Silent errors have become a major problem for large-scale distributed systems. Big data processing means that larger memory volumes and higher computational requirements are always required, hence an increase in the probability of corrupted bits in memory or incorrect CPU results. Such silent errors are a major threat to the accuracy and trustability of big data applications. However, detecting silent errors is hard, and correcting them is even harder. This project aims at developing generic algorithms to achieve both detection and correction of silent errors, by coupling verification mechanisms and check pointing protocols.
Application-specific techniques will also be investigated to decrease detection/correction cost for dense and sparse numerical linear algebra.
Non-functional errors are an important source of problems for scientific applications deployed on distributed cloud computing platforms. These applications are expressed in terms of workflows, hence cloud workflow systems are being widely used as platform software (or middleware services) to facilitate the usage of cloud services. The quality of a cloud workflow application is determined by the collective behavior of all the cloud software services employed by the workflow application. Given that certain amount of uncertainty lies in every cloud service, the quality of a cloud workflow instance becomes a much more complex combinatorial problem. Non-functional errors, namely the violations of service quality constraints, can significantly deteriorate the usability of big data applications.

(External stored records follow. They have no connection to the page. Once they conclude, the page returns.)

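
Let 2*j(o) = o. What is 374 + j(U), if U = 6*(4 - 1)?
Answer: 383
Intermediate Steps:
U = 18 (U = 6*3 = 18)
j(o) = o/2
374 + j(U) = 374 + (½)*18 = 374 + 9 = 383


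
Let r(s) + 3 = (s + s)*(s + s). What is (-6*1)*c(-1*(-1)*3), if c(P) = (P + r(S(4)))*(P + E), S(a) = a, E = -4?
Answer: 384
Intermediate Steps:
r(s) = -3 + 4*s**2 (r(s) = -3 + (s + s)*(s + s) = -3 + (2*s)*(2*s) = -3 + 4*s**2)
c(P) = (-4 + P)*(61 + P) (c(P) = (P + (-3 + 4*4**2))*(P - 4) = (P + (-3 + 4*16))*(-4 + P) = (P + (-3 + 64))*(-4 + P) = (P + 61)*(-4 + P) = (61 + P)*(-4 + P) = (-4 + P)*(61 + P))
(-6*1)*c(-1*(-1)*3) = (-6*1)*(-244 + (-1*(-1)*3)**2 + 57*(-1*(-1)*3)) = -6*(-244 + (1*3)**2 + 57*(1*3)) = -6*(-244 + 3**2 + 57*3) = -6*(-244 + 9 + 171) = -6*(-64) = 384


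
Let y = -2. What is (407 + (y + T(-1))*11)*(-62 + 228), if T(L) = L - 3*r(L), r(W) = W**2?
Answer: 56606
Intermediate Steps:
T(L) = L - 3*L**2
(407 + (y + T(-1))*11)*(-62 + 228) = (407 + (-2 - (1 - 3*(-1)))*11)*(-62 + 228) = (407 + (-2 - (1 + 3))*11)*166 = (407 + (-2 - 1*4)*11)*166 = (407 + (-2 - 4)*11)*166 = (407 - 6*11)*166 = (407 - 66)*166 = 341*166 = 56606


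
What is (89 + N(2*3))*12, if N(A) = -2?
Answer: 1044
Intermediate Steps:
(89 + N(2*3))*12 = (89 - 2)*12 = 87*12 = 1044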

Activity-point based checkpoint selection and time-point based checkpoint selection are the two major types of strategies in workflow temporal verification. Specifically, activity-point based checkpoint selection monitors the response-time of each activity and it is normally used for the monitoring of a large-size single sequential process. In contrast, time-point based checkpoint selection monitors the throughput and it is often used for the monitoring of a large batch of parallel processes. Both activity-point and time-point based checkpoint selection strategies need to be investigated so as to provide effective quality assurance for scientific cloud workflows.